Now, Loo is ready to make some big new moves. For starters, he confirmed to Business Week Online that he has commitments for a $15 million investment in his company from such heavyweights as the GE Equity investment arm of General Electric Co.; J.H. Whitney, the Stamford (Conn.) private-investment company; and China's SCMP.com, the Internet publishing unit of the South China Morning Post. This year, he's also adding six new Asian, Australian, Canadian, and U.S. universities to his roster of partners. By 2001, the company expects to have 10,000 students logged on.
Loo is counting on his new partners to give his company a major boost. He has big hopes the partnership with SCMP.com, which has been aligning itself over the past year with various e-savvy partners to expand its growing Internet business. The new ties to SCMP.com could lead to further partnerships through Kerry Group, which controls the South China Morning Post.
HIGH-TECH TRAINING.
Kerry, which in turn is owned by Chinese business magnate Robert Kuok, has connections to a number of sectors in China, and relationships abroad. It's already moving into for-profit education in Asia though a joint venture with New Delhi-based NIIT, an information technology institute that's franchising its high-tech training centers throughout China. Loo hopes the connection can help NextEd hook up its e-learning content with NIIT's schools. He cautions, however, that NIIT and NextEd have not had any formal discussions.
Loo's new ties with GE could also come in handy. CEO John F. Welch and the Chinese Premier Zhu Rongji have rubbed shoulders lately and decided that an executive course for elite Chinese business leaders would be best delivered from GE's U.S. corporate-education hub. A group of Chinese executives will travel to the U.S. in May to start class.

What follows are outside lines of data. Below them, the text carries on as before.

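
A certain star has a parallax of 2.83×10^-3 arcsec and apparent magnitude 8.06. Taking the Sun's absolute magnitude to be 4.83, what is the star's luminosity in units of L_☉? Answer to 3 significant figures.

L/L_☉ ≈ 63.7

d = 1/p = 1/2.83×10^-3″ = 353.4 pc
M = m − 5 log₁₀ d + 5 = 8.06 − 5·2.5482 + 5 = 0.319
M − M_☉ = 0.319 − 4.83 = -4.511
L/L_☉ = 10^(−0.4 × -4.511) = 63.74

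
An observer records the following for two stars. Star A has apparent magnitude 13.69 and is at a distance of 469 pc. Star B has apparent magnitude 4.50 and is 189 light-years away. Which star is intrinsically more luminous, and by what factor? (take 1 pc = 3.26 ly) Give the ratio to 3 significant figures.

Star A: M = m − 5 log₁₀ d + 5 = 13.69 − 5·2.6712 + 5 = 5.334
Star B: d = 189 ly / 3.26 = 57.98 pc
Star B: M = m − 5 log₁₀ d + 5 = 4.50 − 5·1.7632 + 5 = 0.684
ΔM = M_A − M_B = 5.334 − (0.684) = 4.650; smaller M is more luminous → Star B.
L ratio = 10^(0.4 |ΔM|) = 10^1.860 = 72.47

Star B is more luminous, by a factor of 72.5.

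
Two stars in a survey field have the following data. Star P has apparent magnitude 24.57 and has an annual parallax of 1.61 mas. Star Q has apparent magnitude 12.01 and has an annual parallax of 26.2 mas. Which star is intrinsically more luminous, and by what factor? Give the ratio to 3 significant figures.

Star Q is more luminous, by a factor of 399.

Star P: p = 1.61 mas = 1.61×10^-3″ → d = 1/p = 621.1 pc
Star P: M = m − 5 log₁₀ d + 5 = 24.57 − 5·2.7932 + 5 = 15.604
Star Q: p = 26.2 mas = 0.0262″ → d = 1/p = 38.17 pc
Star Q: M = m − 5 log₁₀ d + 5 = 12.01 − 5·1.5817 + 5 = 9.102
ΔM = M_P − M_Q = 15.604 − (9.102) = 6.503; smaller M is more luminous → Star Q.
L ratio = 10^(0.4 |ΔM|) = 10^2.601 = 399.1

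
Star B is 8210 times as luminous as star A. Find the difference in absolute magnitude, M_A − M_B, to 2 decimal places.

M_A − M_B ≈ 9.79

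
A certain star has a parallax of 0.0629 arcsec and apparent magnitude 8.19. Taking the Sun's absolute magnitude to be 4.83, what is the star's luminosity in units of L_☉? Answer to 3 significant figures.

L/L_☉ ≈ 0.114

d = 1/p = 1/0.0629″ = 15.90 pc
M = m − 5 log₁₀ d + 5 = 8.19 − 5·1.2013 + 5 = 7.183
M − M_☉ = 7.183 − 4.83 = 2.353
L/L_☉ = 10^(−0.4 × 2.353) = 0.1145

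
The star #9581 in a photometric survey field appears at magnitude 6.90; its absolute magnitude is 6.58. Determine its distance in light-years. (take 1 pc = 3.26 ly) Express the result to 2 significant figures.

d ≈ 38 ly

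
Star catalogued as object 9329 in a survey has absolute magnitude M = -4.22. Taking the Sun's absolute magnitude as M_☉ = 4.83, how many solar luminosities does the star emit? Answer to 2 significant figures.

M − M_☉ = -4.22 − 4.83 = -9.050
L/L_☉ = 10^(−0.4 (M − M_☉)) = 10^3.620 = 4169

L/L_☉ ≈ 4200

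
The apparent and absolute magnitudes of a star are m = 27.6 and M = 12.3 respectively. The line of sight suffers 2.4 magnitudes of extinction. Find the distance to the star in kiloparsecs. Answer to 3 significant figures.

d ≈ 3.80 kpc

m − M = 5 log₁₀(d/10 pc) + A  ⇒  27.6 − (12.3) − 2.4 = 5 log₁₀(d/10)
12.900 = 5 log₁₀(d/10)
log₁₀ d = (m − M − A)/5 + 1 = 3.5800
d = 10^3.5800 = 3802 pc
= 3.802 kpc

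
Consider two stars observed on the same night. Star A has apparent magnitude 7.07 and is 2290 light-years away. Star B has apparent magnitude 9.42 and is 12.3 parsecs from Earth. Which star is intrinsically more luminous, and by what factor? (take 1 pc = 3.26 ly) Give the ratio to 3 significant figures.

Star A is more luminous, by a factor of 28400.

Star A: d = 2290 ly / 3.26 = 702.5 pc
Star A: M = m − 5 log₁₀ d + 5 = 7.07 − 5·2.8466 + 5 = -2.163
Star B: M = m − 5 log₁₀ d + 5 = 9.42 − 5·1.0899 + 5 = 8.970
ΔM = M_A − M_B = -2.163 − (8.970) = -11.134; smaller M is more luminous → Star A.
L ratio = 10^(0.4 |ΔM|) = 10^4.453 = 28410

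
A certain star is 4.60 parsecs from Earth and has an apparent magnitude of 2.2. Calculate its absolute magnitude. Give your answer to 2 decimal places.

5 log₁₀(d/10 pc) = 5 log₁₀(4.600) − 5 = -1.686
M = m − 5 log₁₀(d/10) = 2.2 + 1.686 = 3.886

M ≈ 3.89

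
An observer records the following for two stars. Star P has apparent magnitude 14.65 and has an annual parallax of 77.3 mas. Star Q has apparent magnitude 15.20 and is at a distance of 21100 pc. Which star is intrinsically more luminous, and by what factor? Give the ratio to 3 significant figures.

Star Q is more luminous, by a factor of 1.60×10^6.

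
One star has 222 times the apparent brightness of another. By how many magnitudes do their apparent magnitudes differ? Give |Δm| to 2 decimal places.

Pogson: Δm = −2.5 log₁₀(ratio) = −2.5 log₁₀(222) = −2.5 × 2.3464 = -5.866

|Δm| ≈ 5.87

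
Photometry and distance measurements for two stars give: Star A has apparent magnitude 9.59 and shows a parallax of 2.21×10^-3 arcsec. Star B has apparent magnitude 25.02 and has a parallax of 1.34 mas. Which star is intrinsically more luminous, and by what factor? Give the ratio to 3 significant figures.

Star A is more luminous, by a factor of 546000.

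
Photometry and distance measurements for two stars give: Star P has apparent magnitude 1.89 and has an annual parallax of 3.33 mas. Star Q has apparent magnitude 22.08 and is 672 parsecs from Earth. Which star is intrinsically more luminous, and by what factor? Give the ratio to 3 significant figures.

Star P: p = 3.33 mas = 3.33×10^-3″ → d = 1/p = 300.3 pc
Star P: M = m − 5 log₁₀ d + 5 = 1.89 − 5·2.4776 + 5 = -5.498
Star Q: M = m − 5 log₁₀ d + 5 = 22.08 − 5·2.8274 + 5 = 12.943
ΔM = M_P − M_Q = -5.498 − (12.943) = -18.441; smaller M is more luminous → Star P.
L ratio = 10^(0.4 |ΔM|) = 10^7.376 = 2.379×10^7

Star P is more luminous, by a factor of 2.38×10^7.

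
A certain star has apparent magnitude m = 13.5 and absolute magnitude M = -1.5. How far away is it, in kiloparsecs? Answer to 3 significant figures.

d ≈ 10.0 kpc

Distance modulus: m − M = 13.5 − (-1.5) = 15.000
m − M = 5 log₁₀ d − 5
log₁₀ d = (m − M)/5 + 1 = 4.0000
d = 10^4.0000 = 10000 pc
= 10.00 kpc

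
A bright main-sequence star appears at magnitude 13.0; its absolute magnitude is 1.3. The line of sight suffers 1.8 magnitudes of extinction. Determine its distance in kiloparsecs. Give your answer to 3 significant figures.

m − M = 5 log₁₀(d/10 pc) + A  ⇒  13.0 − (1.3) − 1.8 = 5 log₁₀(d/10)
9.900 = 5 log₁₀(d/10)
log₁₀ d = (m − M − A)/5 + 1 = 2.9800
d = 10^2.9800 = 955.0 pc
= 0.9550 kpc

d ≈ 0.955 kpc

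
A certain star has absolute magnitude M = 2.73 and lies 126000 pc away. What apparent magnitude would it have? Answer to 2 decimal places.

m = M + 5 log₁₀ d − 5 = 2.73 + 5·5.1004 − 5 = 23.232

m ≈ 23.23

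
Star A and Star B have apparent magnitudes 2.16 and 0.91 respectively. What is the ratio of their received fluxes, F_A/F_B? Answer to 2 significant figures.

Magnitude difference = 1.25
Flux ratio = 10^(−0.4 Δm) = 10^(−0.4 × 1.25) = 10^-0.500 = 0.3162

F_A/F_B ≈ 0.32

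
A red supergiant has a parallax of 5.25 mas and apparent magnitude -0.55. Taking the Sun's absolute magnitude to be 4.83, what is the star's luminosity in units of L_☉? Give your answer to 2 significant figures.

L/L_☉ ≈ 51000

d = 1/p = 1000/5.25 mas = 190.5 pc
M = m − 5 log₁₀ d + 5 = -0.55 − 5·2.2798 + 5 = -6.949
M − M_☉ = -6.949 − 4.83 = -11.779
L/L_☉ = 10^(−0.4 × -11.779) = 51490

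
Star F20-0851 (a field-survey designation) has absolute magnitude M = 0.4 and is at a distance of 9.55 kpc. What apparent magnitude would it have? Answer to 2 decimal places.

m ≈ 15.30

d = 9.55 kpc = 9550 pc
m = M + 5 log₁₀ d − 5 = 0.4 + 5·3.9800 − 5 = 15.300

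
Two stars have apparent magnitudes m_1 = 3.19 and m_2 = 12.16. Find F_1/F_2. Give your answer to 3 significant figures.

F_1/F_2 ≈ 3870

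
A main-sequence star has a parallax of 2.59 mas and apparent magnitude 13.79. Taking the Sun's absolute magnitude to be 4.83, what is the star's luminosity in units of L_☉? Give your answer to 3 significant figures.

L/L_☉ ≈ 0.389

d = 1/p = 1000/2.59 mas = 386.1 pc
M = m − 5 log₁₀ d + 5 = 13.79 − 5·2.5867 + 5 = 5.856
M − M_☉ = 5.856 − 4.83 = 1.026
L/L_☉ = 10^(−0.4 × 1.026) = 0.3885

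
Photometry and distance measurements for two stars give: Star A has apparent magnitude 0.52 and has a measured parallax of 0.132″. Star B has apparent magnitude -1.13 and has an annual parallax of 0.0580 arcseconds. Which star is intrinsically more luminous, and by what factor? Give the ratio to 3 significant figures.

Star A: d = 1/p = 1/0.132″ = 7.576 pc
Star A: M = m − 5 log₁₀ d + 5 = 0.52 − 5·0.8794 + 5 = 1.123
Star B: d = 1/p = 1/0.0580″ = 17.24 pc
Star B: M = m − 5 log₁₀ d + 5 = -1.13 − 5·1.2366 + 5 = -2.313
ΔM = M_A − M_B = 1.123 − (-2.313) = 3.436; smaller M is more luminous → Star B.
L ratio = 10^(0.4 |ΔM|) = 10^1.374 = 23.68

Star B is more luminous, by a factor of 23.7.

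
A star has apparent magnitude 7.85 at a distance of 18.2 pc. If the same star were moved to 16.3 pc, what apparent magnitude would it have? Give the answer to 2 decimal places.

m ≈ 7.61

Flux ∝ 1/d², so Δm = 5 log₁₀(d₂/d₁) = 5 log₁₀(16.3/18.2) = -0.239
m₂ = m₁ + Δm = 7.85 + (-0.239) = 7.611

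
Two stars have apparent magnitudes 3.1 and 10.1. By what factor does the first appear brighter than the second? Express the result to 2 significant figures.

630

Δm = 3.1 − (10.1) = -7.0
Flux ratio = 10^(−0.4 Δm) = 10^(−0.4 × -7.0) = 10^2.800 = 631.0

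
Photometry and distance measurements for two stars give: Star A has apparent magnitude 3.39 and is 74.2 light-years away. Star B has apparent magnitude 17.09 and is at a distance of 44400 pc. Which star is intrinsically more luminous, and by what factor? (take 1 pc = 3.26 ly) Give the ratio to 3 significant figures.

Star A: d = 74.2 ly / 3.26 = 22.76 pc
Star A: M = m − 5 log₁₀ d + 5 = 3.39 − 5·1.3572 + 5 = 1.604
Star B: M = m − 5 log₁₀ d + 5 = 17.09 − 5·4.6474 + 5 = -1.147
ΔM = M_A − M_B = 1.604 − (-1.147) = 2.751; smaller M is more luminous → Star B.
L ratio = 10^(0.4 |ΔM|) = 10^1.100 = 12.60

Star B is more luminous, by a factor of 12.6.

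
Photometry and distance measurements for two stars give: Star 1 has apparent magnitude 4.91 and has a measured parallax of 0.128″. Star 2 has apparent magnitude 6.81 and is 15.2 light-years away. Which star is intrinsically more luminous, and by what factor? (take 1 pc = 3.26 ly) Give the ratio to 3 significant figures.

Star 1 is more luminous, by a factor of 16.2.

Star 1: d = 1/p = 1/0.128″ = 7.812 pc
Star 1: M = m − 5 log₁₀ d + 5 = 4.91 − 5·0.8928 + 5 = 5.446
Star 2: d = 15.2 ly / 3.26 = 4.663 pc
Star 2: M = m − 5 log₁₀ d + 5 = 6.81 − 5·0.6686 + 5 = 8.467
ΔM = M_1 − M_2 = 5.446 − (8.467) = -3.021; smaller M is more luminous → Star 1.
L ratio = 10^(0.4 |ΔM|) = 10^1.208 = 16.16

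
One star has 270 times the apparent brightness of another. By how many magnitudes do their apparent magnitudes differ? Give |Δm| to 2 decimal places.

|Δm| ≈ 6.08

Pogson: Δm = −2.5 log₁₀(ratio) = −2.5 log₁₀(270) = −2.5 × 2.4314 = -6.078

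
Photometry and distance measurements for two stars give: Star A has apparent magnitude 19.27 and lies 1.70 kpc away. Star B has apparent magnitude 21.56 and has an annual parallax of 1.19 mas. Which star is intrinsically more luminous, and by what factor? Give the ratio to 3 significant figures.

Star A: d = 1.70 kpc = 1700 pc
Star A: M = m − 5 log₁₀ d + 5 = 19.27 − 5·3.2304 + 5 = 8.118
Star B: p = 1.19 mas = 1.19×10^-3″ → d = 1/p = 840.3 pc
Star B: M = m − 5 log₁₀ d + 5 = 21.56 − 5·2.9245 + 5 = 11.938
ΔM = M_A − M_B = 8.118 − (11.938) = -3.820; smaller M is more luminous → Star A.
L ratio = 10^(0.4 |ΔM|) = 10^1.528 = 33.73

Star A is more luminous, by a factor of 33.7.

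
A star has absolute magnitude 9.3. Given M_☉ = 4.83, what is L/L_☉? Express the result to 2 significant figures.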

Welch also sits on an advisory board created by Goldman Sachs Chairman Henry Paulson to help launch an executive management course, with content from Harvard Business School, in the fall of 2000 at China's Tsinghua University in Beijing.
All that makes Asia a hot market for all sorts of educators right now. Loo figures 25 million students were enrolled in Asian colleges and universities last year -- and 600,000 more were studying abroad, half of them in the U.S. But Asian universities can't begin to keep up with demand for training in business and high-tech subjects. "Most Asian universities have a difficulty coping with the explosion of [info-tech] knowledge," says Loo. "Hiring and retaining staff in the [this] area is
a major problem across China." For Loo, that problem that spells major opportunities.